La mienne est simple. Je mets mes baskets et j'essaye de galoper à l'allure course le plus longtemps possible. Idéalement jusqu'à la fin, en essayant de gérer au mieux les imprévus.
Mon allure course se décompose en 2 temps. Je marche pendant 5', tout en mangeant, buvant et profitant du paysage. Puis, je cours 25,' en restant concentré sur mes pieds et les difficultés du terrain. Je marche à 4,8 km/h et coure à 8,6 km/h. Ce qui fait une allure moyenne de 8km/h.
Ça, c'est pour le fil conducteur.
Sur ce fil conducteur, va venir se greffer, tous les imprévus. Tous ceux que je ne connais pas. Par exemple, la météo, la fatigue au delà de 12h de course, de nouvelles réactions physiques, nerveuses, psychologiques, émotionnelles. Qui peuvent casser le fil conducteur. Pour gérer l'imprévu, j'ai pris le pli d'adapter mon objectif en fonction du bon ou mauvais déroulement de la course. Ce qui me permet de me relancer et rester mobilisé. J'en ai donc imaginé plusieurs.
Finir en 24h. Qui serait exceptionnel compte tenu de mes capacités physiques. Il m'a fallu 12h pour faire 102 kms sur route.
Finir en 28h. Qui m'arangerait bien, car la ligne serait franchie avant la tombée de la 2ème nuit.
Finir entre 35h et 42h.
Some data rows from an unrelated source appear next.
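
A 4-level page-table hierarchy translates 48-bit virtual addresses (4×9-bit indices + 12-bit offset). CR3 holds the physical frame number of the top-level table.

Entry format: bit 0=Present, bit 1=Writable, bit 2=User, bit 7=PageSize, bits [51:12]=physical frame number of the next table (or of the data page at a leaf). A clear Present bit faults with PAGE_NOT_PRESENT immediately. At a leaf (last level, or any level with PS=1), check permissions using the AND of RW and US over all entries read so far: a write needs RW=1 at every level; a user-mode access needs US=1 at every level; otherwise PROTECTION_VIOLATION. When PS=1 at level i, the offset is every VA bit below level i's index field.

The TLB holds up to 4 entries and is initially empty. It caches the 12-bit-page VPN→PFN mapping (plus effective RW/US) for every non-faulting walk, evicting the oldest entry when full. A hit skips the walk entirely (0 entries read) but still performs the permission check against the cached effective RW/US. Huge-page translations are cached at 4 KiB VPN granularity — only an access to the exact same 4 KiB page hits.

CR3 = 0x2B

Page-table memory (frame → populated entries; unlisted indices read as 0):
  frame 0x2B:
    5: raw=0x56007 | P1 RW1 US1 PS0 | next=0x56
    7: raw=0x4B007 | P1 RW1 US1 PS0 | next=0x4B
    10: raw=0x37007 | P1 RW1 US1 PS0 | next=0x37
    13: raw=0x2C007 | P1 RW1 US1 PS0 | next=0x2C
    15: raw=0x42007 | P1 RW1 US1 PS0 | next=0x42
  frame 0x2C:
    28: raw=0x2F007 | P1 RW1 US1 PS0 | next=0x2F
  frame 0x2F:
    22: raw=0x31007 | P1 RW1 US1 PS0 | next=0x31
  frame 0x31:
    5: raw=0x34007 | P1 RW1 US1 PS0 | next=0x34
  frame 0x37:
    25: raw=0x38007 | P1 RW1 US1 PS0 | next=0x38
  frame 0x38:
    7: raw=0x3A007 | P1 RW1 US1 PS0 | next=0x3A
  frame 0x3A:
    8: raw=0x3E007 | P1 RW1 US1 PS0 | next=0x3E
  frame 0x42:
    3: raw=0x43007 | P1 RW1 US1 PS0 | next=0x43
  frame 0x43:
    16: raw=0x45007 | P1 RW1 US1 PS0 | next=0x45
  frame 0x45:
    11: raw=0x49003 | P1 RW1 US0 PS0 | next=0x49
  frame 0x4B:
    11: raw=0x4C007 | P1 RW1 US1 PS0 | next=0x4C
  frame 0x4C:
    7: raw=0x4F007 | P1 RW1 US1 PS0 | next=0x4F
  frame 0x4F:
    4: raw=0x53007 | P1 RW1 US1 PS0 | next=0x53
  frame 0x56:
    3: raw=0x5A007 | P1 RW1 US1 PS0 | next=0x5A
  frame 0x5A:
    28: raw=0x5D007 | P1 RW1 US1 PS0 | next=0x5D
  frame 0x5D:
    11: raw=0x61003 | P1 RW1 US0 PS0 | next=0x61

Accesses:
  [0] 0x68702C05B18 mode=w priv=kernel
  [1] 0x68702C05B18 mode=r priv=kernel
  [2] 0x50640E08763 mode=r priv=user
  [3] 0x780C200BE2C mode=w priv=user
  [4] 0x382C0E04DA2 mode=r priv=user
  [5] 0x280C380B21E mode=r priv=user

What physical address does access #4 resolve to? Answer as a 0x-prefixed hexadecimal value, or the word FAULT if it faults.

Trace:
#0 VA=0x68702C05B18 (w,kernel):
  [0] read 0x2B idx=13: raw=0x2C007 flags P=1 W=1 U=1 S=0
  [1] read 0x2C idx=28: raw=0x2F007 flags P=1 W=1 U=1 S=0
  [2] read 0x2F idx=22: raw=0x31007 flags P=1 W=1 U=1 S=0
  [3] read 0x31 idx=5: raw=0x34007 flags P=1 W=1 U=1 S=0
  ⇒ phys 0x34B18  [4 reads]
#1 VA=0x68702C05B18 (r,kernel):
  TLB hit vpn=0x68702C05 → PA=0x34B18
#2 VA=0x50640E08763 (r,user):
  [0] read 0x2B idx=10: raw=0x37007 flags P=1 W=1 U=1 S=0
  [1] read 0x37 idx=25: raw=0x38007 flags P=1 W=1 U=1 S=0
  [2] read 0x38 idx=7: raw=0x3A007 flags P=1 W=1 U=1 S=0
  [3] read 0x3A idx=8: raw=0x3E007 flags P=1 W=1 U=1 S=0
  ⇒ phys 0x3E763  [4 reads]
#3 VA=0x780C200BE2C (w,user):
  [0] read 0x2B idx=15: raw=0x42007 flags P=1 W=1 U=1 S=0
  [1] read 0x42 idx=3: raw=0x43007 flags P=1 W=1 U=1 S=0
  [2] read 0x43 idx=16: raw=0x45007 flags P=1 W=1 U=1 S=0
  [3] read 0x45 idx=11: raw=0x49003 flags P=1 W=1 U=0 S=0
  ⇒ fault: PROTECTION_VIOLATION  — 4 lookups
#4 VA=0x382C0E04DA2 (r,user):
  [0] read 0x2B idx=7: raw=0x4B007 flags P=1 W=1 U=1 S=0
  [1] read 0x4B idx=11: raw=0x4C007 flags P=1 W=1 U=1 S=0
  [2] read 0x4C idx=7: raw=0x4F007 flags P=1 W=1 U=1 S=0
  [3] read 0x4F idx=4: raw=0x53007 flags P=1 W=1 U=1 S=0
  ⇒ phys 0x53DA2  [4 reads]
#5 VA=0x280C380B21E (r,user):
  [0] read 0x2B idx=5: raw=0x56007 flags P=1 W=1 U=1 S=0
  [1] read 0x56 idx=3: raw=0x5A007 flags P=1 W=1 U=1 S=0
  [2] read 0x5A idx=28: raw=0x5D007 flags P=1 W=1 U=1 S=0
  [3] read 0x5D idx=11: raw=0x61003 flags P=1 W=1 U=0 S=0
  ⇒ fault: PROTECTION_VIOLATION  — 4 lookups

Access #4 PA: 0x53DA2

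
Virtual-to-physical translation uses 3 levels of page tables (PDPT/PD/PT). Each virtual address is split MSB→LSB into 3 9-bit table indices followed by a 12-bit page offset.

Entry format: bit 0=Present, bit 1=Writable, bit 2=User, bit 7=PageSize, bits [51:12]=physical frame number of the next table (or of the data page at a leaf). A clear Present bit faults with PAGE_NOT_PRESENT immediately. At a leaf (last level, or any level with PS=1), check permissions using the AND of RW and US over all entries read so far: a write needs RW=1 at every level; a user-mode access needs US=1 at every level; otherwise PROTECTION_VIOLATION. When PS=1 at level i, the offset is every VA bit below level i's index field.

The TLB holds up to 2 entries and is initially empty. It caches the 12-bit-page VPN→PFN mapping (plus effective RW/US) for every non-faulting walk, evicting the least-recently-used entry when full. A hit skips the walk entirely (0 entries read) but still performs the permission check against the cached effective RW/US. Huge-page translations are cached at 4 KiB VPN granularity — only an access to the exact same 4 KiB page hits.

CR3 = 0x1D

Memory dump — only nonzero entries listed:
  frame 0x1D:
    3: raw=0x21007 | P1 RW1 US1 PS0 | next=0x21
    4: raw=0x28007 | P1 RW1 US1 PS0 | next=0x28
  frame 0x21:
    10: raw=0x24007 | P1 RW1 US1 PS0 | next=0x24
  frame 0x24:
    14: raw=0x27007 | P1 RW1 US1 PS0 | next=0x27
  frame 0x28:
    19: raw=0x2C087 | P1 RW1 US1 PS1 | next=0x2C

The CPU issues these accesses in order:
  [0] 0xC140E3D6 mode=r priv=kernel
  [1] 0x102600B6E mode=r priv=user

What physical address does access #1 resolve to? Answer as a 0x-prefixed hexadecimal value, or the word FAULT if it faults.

Trace:
#0 VA=0xC140E3D6 (r,kernel):
  lvl0: tbl 0x1D, slot 3 ⇒ 0x21007 (P1/RW1/US1/PS0)
  lvl1: tbl 0x21, slot 10 ⇒ 0x24007 (P1/RW1/US1/PS0)
  lvl2: tbl 0x24, slot 14 ⇒ 0x27007 (P1/RW1/US1/PS0)
  ⇒ phys 0x273D6  [3 reads]
#1 VA=0x102600B6E (r,user):
  lvl0: tbl 0x1D, slot 4 ⇒ 0x28007 (P1/RW1/US1/PS0)
  lvl1: tbl 0x28, slot 19 ⇒ 0x2C087 (P1/RW1/US1/PS1)
  ⇒ phys 0x2CB6E (huge @L1)  [2 reads]

Access #1 PA: 0x2CB6E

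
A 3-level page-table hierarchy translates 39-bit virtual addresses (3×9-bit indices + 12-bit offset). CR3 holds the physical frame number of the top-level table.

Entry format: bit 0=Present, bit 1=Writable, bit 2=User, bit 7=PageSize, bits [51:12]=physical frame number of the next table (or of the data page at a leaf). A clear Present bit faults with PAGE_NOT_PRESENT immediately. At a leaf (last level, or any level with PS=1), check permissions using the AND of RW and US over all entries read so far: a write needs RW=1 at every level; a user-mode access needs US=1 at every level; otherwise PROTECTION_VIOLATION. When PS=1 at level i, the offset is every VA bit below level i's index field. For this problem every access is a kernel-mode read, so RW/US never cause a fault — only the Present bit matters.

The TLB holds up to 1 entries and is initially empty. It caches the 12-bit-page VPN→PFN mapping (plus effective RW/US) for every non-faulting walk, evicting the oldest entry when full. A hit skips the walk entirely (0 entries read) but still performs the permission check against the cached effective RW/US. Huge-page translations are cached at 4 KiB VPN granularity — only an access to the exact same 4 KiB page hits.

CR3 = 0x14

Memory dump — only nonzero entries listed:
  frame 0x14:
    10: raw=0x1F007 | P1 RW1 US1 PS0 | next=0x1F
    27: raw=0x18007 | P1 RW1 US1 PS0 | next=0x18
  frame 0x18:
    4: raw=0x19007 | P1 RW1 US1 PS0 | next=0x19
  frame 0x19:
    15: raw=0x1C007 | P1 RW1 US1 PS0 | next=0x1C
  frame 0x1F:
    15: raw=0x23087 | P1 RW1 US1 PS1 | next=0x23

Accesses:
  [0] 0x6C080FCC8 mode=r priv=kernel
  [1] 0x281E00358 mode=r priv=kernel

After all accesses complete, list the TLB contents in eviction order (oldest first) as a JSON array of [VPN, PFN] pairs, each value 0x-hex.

Walk each access:
#0 VA=0x6C080FCC8 (r,kernel):
  L0 @0x14[27] → 0x18007  P=1,RW=1,US=1,PS=0
  L1 @0x18[4] → 0x19007  P=1,RW=1,US=1,PS=0
  L2 @0x19[15] → 0x1C007  P=1,RW=1,US=1,PS=0
  ⇒ phys 0x1CCC8  [3 reads]
#1 VA=0x281E00358 (r,kernel):
  L0 @0x14[10] → 0x1F007  P=1,RW=1,US=1,PS=0
  L1 @0x1F[15] → 0x23087  P=1,RW=1,US=1,PS=1
  ⇒ phys 0x23358 (huge @L1)  [2 reads]

TLB: [["0x281E00", "0x23"]]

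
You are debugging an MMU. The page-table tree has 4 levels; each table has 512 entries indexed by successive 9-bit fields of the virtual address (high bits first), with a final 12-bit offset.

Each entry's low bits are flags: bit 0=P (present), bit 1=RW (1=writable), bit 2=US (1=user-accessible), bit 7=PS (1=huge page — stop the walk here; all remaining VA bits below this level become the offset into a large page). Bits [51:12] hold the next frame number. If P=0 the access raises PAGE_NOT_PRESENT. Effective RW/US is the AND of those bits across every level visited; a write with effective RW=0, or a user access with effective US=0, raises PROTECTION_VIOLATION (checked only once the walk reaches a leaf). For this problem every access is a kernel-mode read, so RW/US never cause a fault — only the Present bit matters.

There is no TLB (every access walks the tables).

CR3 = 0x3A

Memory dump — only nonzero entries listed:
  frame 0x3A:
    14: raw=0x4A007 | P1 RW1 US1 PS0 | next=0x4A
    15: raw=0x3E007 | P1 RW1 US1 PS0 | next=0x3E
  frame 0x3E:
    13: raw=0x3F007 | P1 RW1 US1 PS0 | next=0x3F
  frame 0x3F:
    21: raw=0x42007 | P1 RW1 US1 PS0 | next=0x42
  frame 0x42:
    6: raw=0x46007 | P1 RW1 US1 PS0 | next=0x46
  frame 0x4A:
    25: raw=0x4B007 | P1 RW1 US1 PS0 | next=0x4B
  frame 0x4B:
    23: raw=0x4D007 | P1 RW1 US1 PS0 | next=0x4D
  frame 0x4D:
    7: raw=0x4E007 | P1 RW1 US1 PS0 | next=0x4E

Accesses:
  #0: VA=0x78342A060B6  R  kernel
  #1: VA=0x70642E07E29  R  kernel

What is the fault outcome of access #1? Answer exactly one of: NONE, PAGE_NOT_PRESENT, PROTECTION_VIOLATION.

Per-access translation:
#0 VA=0x78342A060B6 (r,kernel):
  lvl0: tbl 0x3A, slot 15 ⇒ 0x3E007 (P1/RW1/US1/PS0)
  lvl1: tbl 0x3E, slot 13 ⇒ 0x3F007 (P1/RW1/US1/PS0)
  lvl2: tbl 0x3F, slot 21 ⇒ 0x42007 (P1/RW1/US1/PS0)
  lvl3: tbl 0x42, slot 6 ⇒ 0x46007 (P1/RW1/US1/PS0)
  ⇒ phys 0x460B6  [4 reads]
#1 VA=0x70642E07E29 (r,kernel):
  lvl0: tbl 0x3A, slot 14 ⇒ 0x4A007 (P1/RW1/US1/PS0)
  lvl1: tbl 0x4A, slot 25 ⇒ 0x4B007 (P1/RW1/US1/PS0)
  lvl2: tbl 0x4B, slot 23 ⇒ 0x4D007 (P1/RW1/US1/PS0)
  lvl3: tbl 0x4D, slot 7 ⇒ 0x4E007 (P1/RW1/US1/PS0)
  ⇒ phys 0x4EE29  [4 reads]

Access #1 fault: NONE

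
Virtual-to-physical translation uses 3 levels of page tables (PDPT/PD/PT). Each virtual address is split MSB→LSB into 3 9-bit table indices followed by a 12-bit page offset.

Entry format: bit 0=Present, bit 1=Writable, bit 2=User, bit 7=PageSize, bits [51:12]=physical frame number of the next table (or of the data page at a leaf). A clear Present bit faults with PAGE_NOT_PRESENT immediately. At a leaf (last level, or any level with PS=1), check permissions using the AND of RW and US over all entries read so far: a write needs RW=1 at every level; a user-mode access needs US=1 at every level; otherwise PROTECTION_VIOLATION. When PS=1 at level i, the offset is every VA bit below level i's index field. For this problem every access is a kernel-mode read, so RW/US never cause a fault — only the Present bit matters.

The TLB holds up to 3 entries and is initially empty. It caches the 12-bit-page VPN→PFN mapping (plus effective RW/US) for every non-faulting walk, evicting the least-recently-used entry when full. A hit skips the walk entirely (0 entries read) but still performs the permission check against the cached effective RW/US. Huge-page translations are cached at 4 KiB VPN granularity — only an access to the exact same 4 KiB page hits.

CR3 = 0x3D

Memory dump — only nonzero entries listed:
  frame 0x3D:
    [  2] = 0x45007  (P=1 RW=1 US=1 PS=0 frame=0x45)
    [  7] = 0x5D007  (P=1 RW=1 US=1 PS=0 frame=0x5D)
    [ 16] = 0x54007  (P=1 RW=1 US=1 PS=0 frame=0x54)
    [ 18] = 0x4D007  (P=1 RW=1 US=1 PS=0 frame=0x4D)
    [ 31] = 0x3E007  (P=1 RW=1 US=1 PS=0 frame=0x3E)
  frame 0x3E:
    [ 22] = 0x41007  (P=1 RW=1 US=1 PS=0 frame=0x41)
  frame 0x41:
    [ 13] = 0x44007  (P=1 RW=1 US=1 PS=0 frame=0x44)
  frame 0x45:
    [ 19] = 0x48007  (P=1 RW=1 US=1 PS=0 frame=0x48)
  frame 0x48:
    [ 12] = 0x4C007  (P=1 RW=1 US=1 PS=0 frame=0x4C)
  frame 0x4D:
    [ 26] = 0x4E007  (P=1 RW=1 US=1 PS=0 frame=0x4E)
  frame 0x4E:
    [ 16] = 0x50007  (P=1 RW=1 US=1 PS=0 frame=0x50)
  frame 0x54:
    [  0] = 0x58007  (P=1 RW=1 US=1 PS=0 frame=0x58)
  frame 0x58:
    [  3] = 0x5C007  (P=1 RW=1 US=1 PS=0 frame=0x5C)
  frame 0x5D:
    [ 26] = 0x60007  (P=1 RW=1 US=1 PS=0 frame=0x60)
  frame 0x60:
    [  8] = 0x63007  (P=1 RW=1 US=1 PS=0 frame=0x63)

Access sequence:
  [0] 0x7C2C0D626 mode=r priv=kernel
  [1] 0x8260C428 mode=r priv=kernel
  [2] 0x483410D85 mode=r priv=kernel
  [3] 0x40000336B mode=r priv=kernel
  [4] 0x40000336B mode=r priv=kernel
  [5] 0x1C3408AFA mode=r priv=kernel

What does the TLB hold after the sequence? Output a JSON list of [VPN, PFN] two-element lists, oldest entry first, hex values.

Walk each access:
#0 VA=0x7C2C0D626 (r,kernel):
  L0 @0x3D[31] → 0x3E007  P=1,RW=1,US=1,PS=0
  L1 @0x3E[22] → 0x41007  P=1,RW=1,US=1,PS=0
  L2 @0x41[13] → 0x44007  P=1,RW=1,US=1,PS=0
  ⇒ phys 0x44626  [3 reads]
#1 VA=0x8260C428 (r,kernel):
  L0 @0x3D[2] → 0x45007  P=1,RW=1,US=1,PS=0
  L1 @0x45[19] → 0x48007  P=1,RW=1,US=1,PS=0
  L2 @0x48[12] → 0x4C007  P=1,RW=1,US=1,PS=0
  ⇒ phys 0x4C428  [3 reads]
#2 VA=0x483410D85 (r,kernel):
  L0 @0x3D[18] → 0x4D007  P=1,RW=1,US=1,PS=0
  L1 @0x4D[26] → 0x4E007  P=1,RW=1,US=1,PS=0
  L2 @0x4E[16] → 0x50007  P=1,RW=1,US=1,PS=0
  ⇒ phys 0x50D85  [3 reads]
#3 VA=0x40000336B (r,kernel):
  L0 @0x3D[16] → 0x54007  P=1,RW=1,US=1,PS=0
  L1 @0x54[0] → 0x58007  P=1,RW=1,US=1,PS=0
  L2 @0x58[3] → 0x5C007  P=1,RW=1,US=1,PS=0
  ⇒ phys 0x5C36B  [3 reads]
#4 VA=0x40000336B (r,kernel):
  TLB hit vpn=0x400003 → PA=0x5C36B
#5 VA=0x1C3408AFA (r,kernel):
  L0 @0x3D[7] → 0x5D007  P=1,RW=1,US=1,PS=0
  L1 @0x5D[26] → 0x60007  P=1,RW=1,US=1,PS=0
  L2 @0x60[8] → 0x63007  P=1,RW=1,US=1,PS=0
  ⇒ phys 0x63AFA  [3 reads]

TLB: [["0x483410", "0x50"], ["0x400003", "0x5C"], ["0x1C3408", "0x63"]]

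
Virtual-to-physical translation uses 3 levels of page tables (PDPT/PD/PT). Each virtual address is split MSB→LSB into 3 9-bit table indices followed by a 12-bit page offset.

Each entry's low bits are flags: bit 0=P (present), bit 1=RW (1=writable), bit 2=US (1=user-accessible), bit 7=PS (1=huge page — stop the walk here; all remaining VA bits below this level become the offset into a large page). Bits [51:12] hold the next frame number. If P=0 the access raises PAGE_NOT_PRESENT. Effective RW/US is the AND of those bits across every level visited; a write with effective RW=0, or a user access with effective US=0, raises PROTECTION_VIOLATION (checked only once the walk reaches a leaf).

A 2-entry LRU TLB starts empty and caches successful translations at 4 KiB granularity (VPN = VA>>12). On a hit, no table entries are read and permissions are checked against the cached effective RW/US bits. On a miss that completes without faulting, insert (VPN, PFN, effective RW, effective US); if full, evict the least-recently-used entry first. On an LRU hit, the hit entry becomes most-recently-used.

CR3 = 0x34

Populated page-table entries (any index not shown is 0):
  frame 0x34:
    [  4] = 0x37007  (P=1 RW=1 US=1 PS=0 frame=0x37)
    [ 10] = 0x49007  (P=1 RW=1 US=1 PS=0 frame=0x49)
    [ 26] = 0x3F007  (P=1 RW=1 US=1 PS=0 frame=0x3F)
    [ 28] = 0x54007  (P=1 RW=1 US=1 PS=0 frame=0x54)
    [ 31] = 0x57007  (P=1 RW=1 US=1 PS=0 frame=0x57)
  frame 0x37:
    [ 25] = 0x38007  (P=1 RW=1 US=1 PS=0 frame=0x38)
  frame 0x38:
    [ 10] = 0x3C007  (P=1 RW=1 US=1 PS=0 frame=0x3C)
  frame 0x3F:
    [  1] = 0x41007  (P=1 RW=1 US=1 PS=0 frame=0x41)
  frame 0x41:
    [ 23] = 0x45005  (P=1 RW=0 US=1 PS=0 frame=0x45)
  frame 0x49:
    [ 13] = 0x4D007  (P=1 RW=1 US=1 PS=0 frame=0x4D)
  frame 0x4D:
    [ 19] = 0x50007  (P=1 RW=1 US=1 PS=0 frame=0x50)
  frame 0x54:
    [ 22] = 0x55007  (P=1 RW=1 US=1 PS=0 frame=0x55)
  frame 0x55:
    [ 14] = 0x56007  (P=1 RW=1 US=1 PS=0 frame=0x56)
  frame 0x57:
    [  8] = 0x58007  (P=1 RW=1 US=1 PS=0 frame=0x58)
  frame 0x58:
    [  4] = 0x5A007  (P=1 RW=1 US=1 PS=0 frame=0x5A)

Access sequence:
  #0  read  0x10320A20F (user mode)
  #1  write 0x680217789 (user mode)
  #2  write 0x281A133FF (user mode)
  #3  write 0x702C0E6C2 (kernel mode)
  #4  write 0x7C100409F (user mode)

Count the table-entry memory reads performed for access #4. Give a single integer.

Per-access translation:
#0 VA=0x10320A20F (r,user):
  L0: frame=0x34 idx=4 entry=0x37007 [P=1 RW=1 US=1 PS=0]
  L1: frame=0x37 idx=25 entry=0x38007 [P=1 RW=1 US=1 PS=0]
  L2: frame=0x38 idx=10 entry=0x3C007 [P=1 RW=1 US=1 PS=0]
  ⇒ phys 0x3C20F  [3 reads]
#1 VA=0x680217789 (w,user):
  L0: frame=0x34 idx=26 entry=0x3F007 [P=1 RW=1 US=1 PS=0]
  L1: frame=0x3F idx=1 entry=0x41007 [P=1 RW=1 US=1 PS=0]
  L2: frame=0x41 idx=23 entry=0x45005 [P=1 RW=0 US=1 PS=0]
  ⇒ fault: PROTECTION_VIOLATION  — 3 lookups
#2 VA=0x281A133FF (w,user):
  L0: frame=0x34 idx=10 entry=0x49007 [P=1 RW=1 US=1 PS=0]
  L1: frame=0x49 idx=13 entry=0x4D007 [P=1 RW=1 US=1 PS=0]
  L2: frame=0x4D idx=19 entry=0x50007 [P=1 RW=1 US=1 PS=0]
  ⇒ phys 0x503FF  [3 reads]
#3 VA=0x702C0E6C2 (w,kernel):
  L0: frame=0x34 idx=28 entry=0x54007 [P=1 RW=1 US=1 PS=0]
  L1: frame=0x54 idx=22 entry=0x55007 [P=1 RW=1 US=1 PS=0]
  L2: frame=0x55 idx=14 entry=0x56007 [P=1 RW=1 US=1 PS=0]
  ⇒ phys 0x566C2  [3 reads]
#4 VA=0x7C100409F (w,user):
  L0: frame=0x34 idx=31 entry=0x57007 [P=1 RW=1 US=1 PS=0]
  L1: frame=0x57 idx=8 entry=0x58007 [P=1 RW=1 US=1 PS=0]
  L2: frame=0x58 idx=4 entry=0x5A007 [P=1 RW=1 US=1 PS=0]
  ⇒ phys 0x5A09F  [3 reads]

Entries read for #4: 3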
Après un arrêt dodo dans la 2ème nuit, essayer de finir proprement la course.
Finir en 42h. Coûte que coûte. Vaille que vaille. Je n'ai encore jamais abandonné. La colère puis la rage m'ont toujours fait finir.
Faire plus que 102 kms. Abandonner serait une nouvelle expérience. Mon épouse a fini par me mettre ça dans le crâne. "Que tu vives ta passion est une chose, mais tu es d'abord et avant toute chose, mari et père". Bon, ça calme. Alors au pire, j'aimerai bien quand même, faire plus que 102 kms. La plus grande distance que j'ai parcouru pour le moment.
Franchir la ligne d'arrivée : un accouchement sportif.